Besuche sind ob meiner eigenen Lebenslage kaum möglich. Meine Kraft hat sich aufgebraucht bis zur Erschöpfung im Pflegen und Begleiten meiner Freundin. So gern würd ich sie besuchen, mit ihr im Garten werkeln. Singen. Erzählen. Ihre Abenteuer im Zuge ihrer Erkrankung sind groß. Zur körperlichen Malesse hinzu kommt eine erhebliche Herausforderung, sich zu orientieren in der Welt, die ihr viel Mut und Kraft abverlangt. Mit Karin erlebe ich zum ersten Mal hautnah, was es bedeutet demenzähnlich erkrankt zu sein. Für einen so lieben, vertrauten, nahen Menschen. Und für uns Freundinnen und die Familie.
In den Herausforderungen meines eigenen Lebens, kommt der Moment, in dem ich einfach etwas tun muss. Während sovieles nicht möglich ist.

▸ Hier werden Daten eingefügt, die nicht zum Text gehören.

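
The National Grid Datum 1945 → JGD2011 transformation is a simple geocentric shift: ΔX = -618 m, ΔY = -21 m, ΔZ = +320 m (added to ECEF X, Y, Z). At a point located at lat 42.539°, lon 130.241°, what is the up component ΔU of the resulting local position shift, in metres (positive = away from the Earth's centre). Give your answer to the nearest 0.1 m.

The local up (radial) axis is (cos φ cos λ, cos φ sin λ, sin φ), giving ΔU = 294.160 − 11.811 + 216.349 = 498.70 m.

ΔU = 498.7 m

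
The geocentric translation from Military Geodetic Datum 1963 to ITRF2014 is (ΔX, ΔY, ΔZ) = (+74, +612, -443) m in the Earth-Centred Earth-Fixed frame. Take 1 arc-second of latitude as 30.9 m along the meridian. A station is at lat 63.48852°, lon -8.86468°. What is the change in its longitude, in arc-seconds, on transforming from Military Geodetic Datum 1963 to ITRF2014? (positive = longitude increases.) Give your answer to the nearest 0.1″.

sin φ = 0.894845, cos φ = 0.446377, sin λ = -0.154101, cos λ = 0.988055.
East component: ΔE = −sin λ·ΔX + cos λ·ΔY = −(-0.154101)(74) + (0.988055)(612) = 616.09 m.
1° of latitude spans 3600 × 30.90 = 111240 m; at latitude φ, 1° of longitude spans that × cos φ = 49655.0 m, so Δλ = 616.09 / 49655.0 × 3600 = 44.667″.

Δλ = 44.7″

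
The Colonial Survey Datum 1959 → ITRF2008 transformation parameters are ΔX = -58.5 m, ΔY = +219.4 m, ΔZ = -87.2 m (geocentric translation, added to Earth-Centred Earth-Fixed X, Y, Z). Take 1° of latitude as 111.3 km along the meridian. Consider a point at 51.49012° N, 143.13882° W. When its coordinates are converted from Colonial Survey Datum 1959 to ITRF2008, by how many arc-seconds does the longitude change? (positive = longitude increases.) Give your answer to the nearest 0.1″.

Δλ = -10.9″

sin φ = 0.782501, cos φ = 0.622650, sin λ = -0.599878, cos λ = -0.800091.
East component: ΔE = −sin λ·ΔX + cos λ·ΔY = −(-0.599878)(-58.5) + (-0.800091)(219.4) = -210.63 m.
1° of latitude spans 111300 m; at latitude φ, 1° of longitude spans that × cos φ = 69300.9 m, so Δλ = -210.63 / 69300.9 × 3600 = -10.942″.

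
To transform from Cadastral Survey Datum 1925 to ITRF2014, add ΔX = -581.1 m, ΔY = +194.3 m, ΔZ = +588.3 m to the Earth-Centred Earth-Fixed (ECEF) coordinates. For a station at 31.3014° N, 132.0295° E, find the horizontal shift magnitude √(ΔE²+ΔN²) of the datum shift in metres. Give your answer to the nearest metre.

377 m

The local east axis at (φ, λ) is (−sin λ, cos λ, 0), so ΔE = −sin(132.0295°)·(-581.1) + cos(132.0295°)·194.3 = 301.55 m.
The local north axis is (−sin φ cos λ, −sin φ sin λ, cos φ), giving ΔN = -202.129 − 74.983 + 502.671 = 225.56 m.
Horizontal magnitude = √(ΔE² + ΔN²) = √(301.55² + 225.56²) = 376.58 m.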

Jetzt schnappe ich mir meinen Füller, suche aus meinem Fundus an schönen Karten eine heraus. Und schreibe Karin einen kleinen Liebesbrief. Das Motiv der Postkarte ist wichtig, es soll sie warm berühren, sie innerlich lächeln lassen. Und meine Worte. Ich weiß, dass sie, die Regale voller Bücher hatte und ihr Leben lang las, die eine Liebhaberin und Genießende war von Gedichten, Romanen und mehr, ich weiß dass sie ihre Post nicht mehr selbst lesen kann. Aber hören kann sie meine Worte. Und so schreibe ich ihr Liebesworte voller Zuwendung. Eine kleine Freudenwonne voller Liebe.

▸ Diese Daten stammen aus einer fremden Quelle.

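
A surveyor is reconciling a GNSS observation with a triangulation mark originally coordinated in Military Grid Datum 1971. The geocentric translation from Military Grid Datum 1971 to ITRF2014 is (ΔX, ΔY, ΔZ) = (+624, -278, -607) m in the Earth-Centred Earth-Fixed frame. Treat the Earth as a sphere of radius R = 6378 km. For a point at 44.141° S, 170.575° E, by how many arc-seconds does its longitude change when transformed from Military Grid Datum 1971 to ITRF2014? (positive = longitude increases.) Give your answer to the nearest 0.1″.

Δλ = 7.8″

sin φ = -0.696426, cos φ = 0.717628, sin λ = 0.163756, cos λ = -0.986501.
East component: ΔE = −sin λ·ΔX + cos λ·ΔY = −(0.163756)(624) + (-0.986501)(-278) = 172.06 m.
1° of latitude spans πR/180 = 111317 m; at latitude φ, 1° of longitude spans that × cos φ = 79884.3 m, so Δλ = 172.06 / 79884.3 × 3600 = 7.754″.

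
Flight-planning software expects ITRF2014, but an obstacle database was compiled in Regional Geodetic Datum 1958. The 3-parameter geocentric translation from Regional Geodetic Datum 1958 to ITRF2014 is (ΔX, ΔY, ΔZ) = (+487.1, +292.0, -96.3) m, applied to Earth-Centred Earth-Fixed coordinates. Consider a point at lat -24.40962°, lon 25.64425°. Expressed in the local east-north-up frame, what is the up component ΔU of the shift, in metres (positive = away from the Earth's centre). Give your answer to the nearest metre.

ΔU = 555 m

The local up (radial) axis is (cos φ cos λ, cos φ sin λ, sin φ), giving ΔU = 399.869 + 115.076 + 39.797 = 554.74 m.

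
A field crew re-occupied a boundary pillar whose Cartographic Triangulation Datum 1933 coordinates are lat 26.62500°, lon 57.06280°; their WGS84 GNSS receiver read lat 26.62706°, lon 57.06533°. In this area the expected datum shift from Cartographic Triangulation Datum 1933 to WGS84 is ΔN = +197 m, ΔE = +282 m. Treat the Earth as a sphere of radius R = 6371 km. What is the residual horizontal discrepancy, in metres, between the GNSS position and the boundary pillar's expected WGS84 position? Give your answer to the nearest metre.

44 m

Observed coordinate differences: Δφ = +0.00206°, Δλ = +0.00253°.
Converting to metres (1° lat = 111195 m, cos φ = 0.893959): observed ΔN = 229.1 m, observed ΔE = 251.5 m.
Subtracting the expected shift leaves a residual of 229.1 − (197) = 32.1 m north and 251.5 − (282) = -30.5 m east.
Residual distance = √(32.1² + (-30.5)²) = 44.3 m.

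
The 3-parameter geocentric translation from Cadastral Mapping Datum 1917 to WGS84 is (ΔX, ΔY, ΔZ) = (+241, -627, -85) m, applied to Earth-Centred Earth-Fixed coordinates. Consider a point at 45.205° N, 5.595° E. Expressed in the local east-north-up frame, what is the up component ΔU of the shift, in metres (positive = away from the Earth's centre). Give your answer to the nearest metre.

The local up (radial) axis is (cos φ cos λ, cos φ sin λ, sin φ), giving ΔU = 168.993 − 43.071 − 60.319 = 65.60 m.

ΔU = 66 m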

Und ich beginne zu lächeln. Begreife, dieser Brief macht viele reich. Mich selbst in der Wärme, die in mir gegenwärtig ist, während ich ihn schreibe. Annika oder Mathias, die sie pflegen und ihn ihr vorlesen werden. Und Karin, die die Liebe spüren wird in meinen Worten.
Die große Gegenwart der alles innewohnende Liebe. Wir können sie entfachen. Ein Liebesbrief, eine Postkarte vermag das. Handgeschrieben.
In fünf Sätzen. In siebenundvierzig Worten.